Industry tailwinds to continue in longer run
* IH expects multiple 'long-term structural tailwinds' will aid its growth trajectory going ahead. These include: i) resilient consumption within the industry, and ii) favorable demand-supply dynamics, with demand growth (~9-11% CAGR) outpacing supply growth (~7-8% CAGR).
* Supply will continue to be constrained due to multiple challenges involved in building a hotel. Further, ~75% of the new hotels will be coming up in Tier 2/3/4 cities, leading to more favorable demand-supply dynamic within Tier 1 cities.
* Apart from this, the company will continue to focus on MICE as the hotel industry is expected to clock an 18% CAGR in MICE by CY30.
* IH is witnessing multiple emerging trends within the industry, such as increasing inclination toward wellness, sustainable tourism, and digital nomad-friendly stays, which the company will look forward to tapping into.
Valuation and view
* IH is a frontrunner in the hospitality sector with its strategic vision, operational excellence, and innovative growth avenues. Its ‘Accelerate 2030’ plan highlights its ambitious growth strategy, with a focus on doubling its hotel portfolio, driving 14% revenue CAGR, and achieving a balanced revenue mix from traditional and new businesses. The company’s capital-light approach, emphasis on RevPAR leadership, and expansion into emerging trends like wellness and sustainable tourism will ensure IH captures the robust demand.

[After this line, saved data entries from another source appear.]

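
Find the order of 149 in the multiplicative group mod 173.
43

173 is prime, so ord(149) divides φ(173) = 172.
Divisors of 172: 1, 2, 4, 43, 86, 172.
Repeated squaring: 149^1 ≡ 149, 149^2 ≡ 57, 149^4 ≡ 135, 149^8 ≡ 60, 149^16 ≡ 140, 149^32 ≡ 51, 149^64 ≡ 6, 149^128 ≡ 36 (mod 173).
Test 149^d mod 173 for each divisor d in increasing order:
149^1 ≡ 149
149^2 ≡ 57
149^4 ≡ 135
149^43 = 149^32·149^8·149^2·149^1 ≡ 1  ← first divisor giving 1
The order is 43.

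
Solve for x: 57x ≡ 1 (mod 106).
93

gcd(57, 106) = 1, so the inverse exists.
Extended Euclidean algorithm on (106, 57):
106 = 1 × 57 + 49  ⟹  49 = (1)·106 + (-1)·57
57 = 1 × 49 + 8  ⟹  8 = (-1)·106 + (2)·57
49 = 6 × 8 + 1  ⟹  1 = (7)·106 + (-13)·57
So (-13)·57 ≡ 1 (mod 106), i.e. 57^(-1) ≡ -13 ≡ 93 (mod 106).
Check: 57 × 93 = 5301 ≡ 1 (mod 106)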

* We believe the company's financial discipline and operational agility position it to achieve its 2030 goals. Over FY24-27, we expect IH to deliver a CAGR of 18%/24%/26% in revenue/EBITDA/Adj. PAT.
* We have largely maintained our FY26 EBITDA estimates (+3%) and raised our FY27 estimates by 8% to incorporate healthy ARR growth (~7% YoY), a robust hotel pipeline and an increase in F&B revenue, backed by healthy MICE growth. We maintain BUY with a TP of INR880 (based on FY27E SoTP).